Needless to say, time has shown us to be right and that particular reader to be wrong. Banks do need to take the opinions of the general population into consideration because, in the West at least, they're operating in democracies. The populace do not like bankers; rumours of big bonuses sharpen that enmity.
Hence, following weeks of bonus speculation, the US government looks like following the UK down the route of punitive taxes for banks. As of last night, a levy on US bank profits is being mooted.
"Given the mood of the country, it is essential that we do it," House Financial Services Committee Chairman Barney Frank told the Wall Street Journal.
Coming so close to banks' year end results and surfacing only after most banks will have considered their 2009 bonus pots finalized, the US bank levy is messy. It makes the London bonus tax look curiously comforting for its certitude.

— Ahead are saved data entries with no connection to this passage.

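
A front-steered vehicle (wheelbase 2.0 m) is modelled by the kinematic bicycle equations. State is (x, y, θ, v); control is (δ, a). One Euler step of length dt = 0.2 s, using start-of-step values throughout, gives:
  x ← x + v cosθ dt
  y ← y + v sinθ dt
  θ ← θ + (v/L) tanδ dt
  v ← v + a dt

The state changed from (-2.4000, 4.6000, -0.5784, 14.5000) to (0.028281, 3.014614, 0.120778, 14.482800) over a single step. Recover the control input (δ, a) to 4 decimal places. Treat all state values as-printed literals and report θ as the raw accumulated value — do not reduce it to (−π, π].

δ = 0.4493, a = -0.0860

a = (v'−v)/dt = (-0.017200)/0.2 = -0.0860
Δθ = θ'−θ = 0.699178;  (v·dt/L) = 14.5000·0.2/2.0 = 1.450000
tan δ = Δθ·L/(v·dt) = 0.482192  →  δ = 0.4493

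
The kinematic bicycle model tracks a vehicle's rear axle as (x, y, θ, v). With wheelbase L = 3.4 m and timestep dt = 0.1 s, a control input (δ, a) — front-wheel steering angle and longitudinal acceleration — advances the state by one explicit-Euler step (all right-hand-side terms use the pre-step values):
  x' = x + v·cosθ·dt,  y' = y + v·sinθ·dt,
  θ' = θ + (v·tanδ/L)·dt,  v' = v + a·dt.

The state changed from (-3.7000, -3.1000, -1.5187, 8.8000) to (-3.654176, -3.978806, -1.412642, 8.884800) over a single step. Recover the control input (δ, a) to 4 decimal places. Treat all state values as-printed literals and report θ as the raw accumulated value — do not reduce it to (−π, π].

δ = 0.3889, a = 0.8480

a = (v'−v)/dt = (0.084800)/0.1 = 0.8480
Δθ = θ'−θ = 0.106058;  (v·dt/L) = 8.8000·0.1/3.4 = 0.258824
tan δ = Δθ·L/(v·dt) = 0.409770  →  δ = 0.3889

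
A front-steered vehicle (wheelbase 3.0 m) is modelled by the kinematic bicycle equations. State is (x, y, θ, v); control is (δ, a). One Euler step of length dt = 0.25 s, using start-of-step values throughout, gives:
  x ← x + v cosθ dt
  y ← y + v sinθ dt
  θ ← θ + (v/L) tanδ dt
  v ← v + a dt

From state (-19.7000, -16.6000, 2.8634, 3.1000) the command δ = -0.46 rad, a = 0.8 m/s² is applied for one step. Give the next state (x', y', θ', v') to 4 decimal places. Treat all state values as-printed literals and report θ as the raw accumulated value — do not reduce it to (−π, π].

(-20.4452, -16.3872, 2.7354, 3.3000)

x' = -19.7000 + 3.1000·cos(2.8634)·0.25 = -20.4452
y' = -16.6000 + 3.1000·sin(2.8634)·0.25 = -16.3872
θ' = 2.8634 + (3.1000/3.0)·tan(-0.46)·0.25 = 2.7354
v' = 3.1000 + 0.8000·0.25 = 3.3000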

The Financial Times says the proposed US levy will probably fall only on the top 20 to 30 US banks. It will probably aim to recoup the $120bn spent in TARP funds, but will probably do so over several years.
If this is the case, the US levy could prove mostly mouth and no trousers. $120bn divided equally between 25 banks over three years amounts to $1.7bn a year. JP Morgan's total compensation costs could reach $29bn this year alone; Goldman's could total $22bn.
Nevertheless, what the past few months have shown is that if the electorate wants bankers' blood, elected politicians feel obliged to do something about it. If one form of taxation is not seen as being penal enough, another may be imposed later.
Choosing where best to locate investment banking operations has therefore become a game of gauging the political risk that governments will squeeze banks to appease voters.
Both Goldman and JP Morgan are among those said to be reviewing where to locate businesses in future. If they wish to pay as they please and to avoid unexpected tax increases, the factors they need to take into consideration are now clear: the political system (democracies are to be avoided); bailouts (historic banking bailouts foster popular dislike of the banking system); and budget deficits (large budget deficits incline governments to tax financial institutions in an effort to balance the books).
Weighing up these three measures, the financial centres of the future appear clear: Shanghai, Singapore, and Abu Dhabi (or maybe even Dubai). Alternatively, if they wish to continue operating in Western democracies unhindered by unexpected taxes, the banking industry will seriously need to clean up its image. When it comes to 2009 bonuses, it has left this a little late.